To me, as Justin (the HP Solution Architect) was presenting the HP D2D solution, I was ticking my check boxes for these criteria. And in my opinion, the HP D2D solution does the job. HP was telling the attendees that they will be surprised to know the end pricing for the D2D solution. I never got to know the figures and I never asked. But when compared to the king of the deduplication devices, Data Domain, it is likely to be lower.
So, here are the ticks to the HP D2D solution
- In-line deduplication
- Target-based (of course)
- Hash-based chunking with variable length for deduplication granularity
- Local Deduplication
They have several models ranging from the entry-level 2500 series to the 4100 and the 4300 series. After that, HP has another disparate deduplication solution meant for the higher end market called the VLS, and it was not presented in the workshop.
The D2D can be both a VTL and a NAS target dedupe device and the browser-based management GUI was simple and uncluttered. But what interested me was the HP StoreOnce technology, but I did not dig deeper into it. I found a nice video (below) to show a whiteboarding session for HP StoreOnce.
I promised to look deeper into it in a few days time. This week has been such a muck for me but overall, it has been turning up well at the end of the day.
Another thing that was interesting was its sparse indexing for the hashes and there were some dedupe vendors already doing the same thing. But, if you know me, I will research this for knowledge and benefit of all.
After the workshop, HP was so kind to give me an update about their Converged vision, how LeftHand, IBRIX, and 3PAR fit into their strategy and more importantly, their story to the storage market. I will speak more about this in the future.

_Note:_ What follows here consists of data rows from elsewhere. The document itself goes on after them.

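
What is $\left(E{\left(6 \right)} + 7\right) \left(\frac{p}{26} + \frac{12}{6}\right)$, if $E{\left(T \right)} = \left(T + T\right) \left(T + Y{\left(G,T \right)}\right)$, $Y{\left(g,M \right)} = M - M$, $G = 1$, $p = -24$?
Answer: $\frac{1106}{13} \approx 85.077$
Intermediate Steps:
$Y{\left(g,M \right)} = 0$
$E{\left(T \right)} = 2 T^{2}$ ($E{\left(T \right)} = \left(T + T\right) \left(T + 0\right) = 2 T T = 2 T^{2}$)
$\left(E{\left(6 \right)} + 7\right) \left(\frac{p}{26} + \frac{12}{6}\right) = \left(2 \cdot 6^{2} + 7\right) \left(- \frac{24}{26} + \frac{12}{6}\right) = \left(2 \cdot 36 + 7\right) \left(\left(-24\right) \frac{1}{26} + 12 \cdot \frac{1}{6}\right) = \left(72 + 7\right) \left(- \frac{12}{13} + 2\right) = 79 \cdot \frac{14}{13} = \frac{1106}{13}$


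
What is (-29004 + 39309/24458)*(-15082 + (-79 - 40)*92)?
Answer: 9232066906845/12229 ≈ 7.5493e+8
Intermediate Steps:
(-29004 + 39309/24458)*(-15082 + (-79 - 40)*92) = (-29004 + 39309*(1/24458))*(-15082 - 119*92) = (-29004 + 39309/24458)*(-15082 - 10948) = -709340523/24458*(-26030) = 9232066906845/12229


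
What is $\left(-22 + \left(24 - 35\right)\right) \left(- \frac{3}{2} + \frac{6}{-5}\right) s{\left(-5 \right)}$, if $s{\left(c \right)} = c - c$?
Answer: $0$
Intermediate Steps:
$s{\left(c \right)} = 0$
$\left(-22 + \left(24 - 35\right)\right) \left(- \frac{3}{2} + \frac{6}{-5}\right) s{\left(-5 \right)} = \left(-22 + \left(24 - 35\right)\right) \left(- \frac{3}{2} + \frac{6}{-5}\right) 0 = \left(-22 + \left(24 - 35\right)\right) \left(\left(-3\right) \frac{1}{2} + 6 \left(- \frac{1}{5}\right)\right) 0 = \left(-22 - 11\right) \left(- \frac{3}{2} - \frac{6}{5}\right) 0 = - 33 \left(\left(- \frac{27}{10}\right) 0\right) = \left(-33\right) 0 = 0$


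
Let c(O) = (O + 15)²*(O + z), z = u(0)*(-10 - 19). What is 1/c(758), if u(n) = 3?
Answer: 1/400941959 ≈ 2.4941e-9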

Of course, I will not reveal what’s in store for the future of the D2D solution, but all I can say is, I left the workshop feeling that the solution will do what it is supposed to, nothing more, nothing less. And I meant it in a good way.
I still reserve my opinions about HP because a lot of their storage business are still attached to the server side but hopefully with the upcoming P4000 and P6000 workshops coming up, my opinions may change a little.